Ragam judul yang terbit mencakup bidang hukum, kriminologi, keamanan siber, hingga manajemen sumber daya manusia. Beberapa di antaranya telah dibedah dalam forum ilmiah untuk menguji relevansi gagasan dengan tantangan di lapangan.
Wakapolri menyebut bahwa pusat studi harus menjadi jembatan antara persoalan nyata dan kajian ilmiah. Beliau menekankan pentingnya evidence-based policing yang didukung data, penelitian, dan pengalaman empiris.
Buku-buku karya Wakapolri seperti Gamifikasi Kekerasan dan Mengawal Pangan Menuai Aman ikut mewarnai ekosistem literasi ini. Karya-karya lain dari para akademisi dan perwira tinggi juga turut memperkaya khazanah keilmuan kepolisian.

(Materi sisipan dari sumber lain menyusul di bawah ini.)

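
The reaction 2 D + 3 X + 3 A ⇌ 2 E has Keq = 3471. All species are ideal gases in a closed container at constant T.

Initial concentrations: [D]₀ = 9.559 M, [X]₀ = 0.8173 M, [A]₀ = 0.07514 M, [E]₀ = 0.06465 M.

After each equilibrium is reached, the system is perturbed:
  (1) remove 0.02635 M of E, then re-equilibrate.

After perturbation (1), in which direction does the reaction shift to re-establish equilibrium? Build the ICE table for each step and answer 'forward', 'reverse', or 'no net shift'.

Q₀ = 0.1975 vs Keq = 3471 ⇒ Q<K, forward
Step 1:
                  D         X         A         E
  I           9.559    0.8173   0.07514   0.06465
  C        -0.04705  -0.07057  -0.07057   0.04705
  E           9.512    0.7467  0.004569    0.1117
  solve Keq expr → x = 0.02352; check Q = 3471
Then remove 0.02635 M of E.
Step 2:
                  D         X         A         E
  I           9.512    0.7467  0.004569   0.08535
  C       -4.8794e-04 -7.3191e-04 -7.3191e-04 4.8794e-04
  E           9.511     0.746  0.003838   0.08583
  solve Keq expr → x = 2.4397e-04; check Q = 3471

Direction: forward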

Bedah buku menjadi ruang kritik dan pengayaan gagasan bagi para penulis dan pembaca. Forum ini mempertemukan dosen, peneliti, mahasiswa, dan anggota Polri dalam dialog akademik yang konstruktif.
Wakapolri mengingatkan agar buku-buku ini dijadikan bekal bagi anggota yang bertugas di lapangan. Pengetahuan yang dibangun di ruang akademik harus mampu memberikan perspektif tambahan dalam menghadapi dinamika keamanan.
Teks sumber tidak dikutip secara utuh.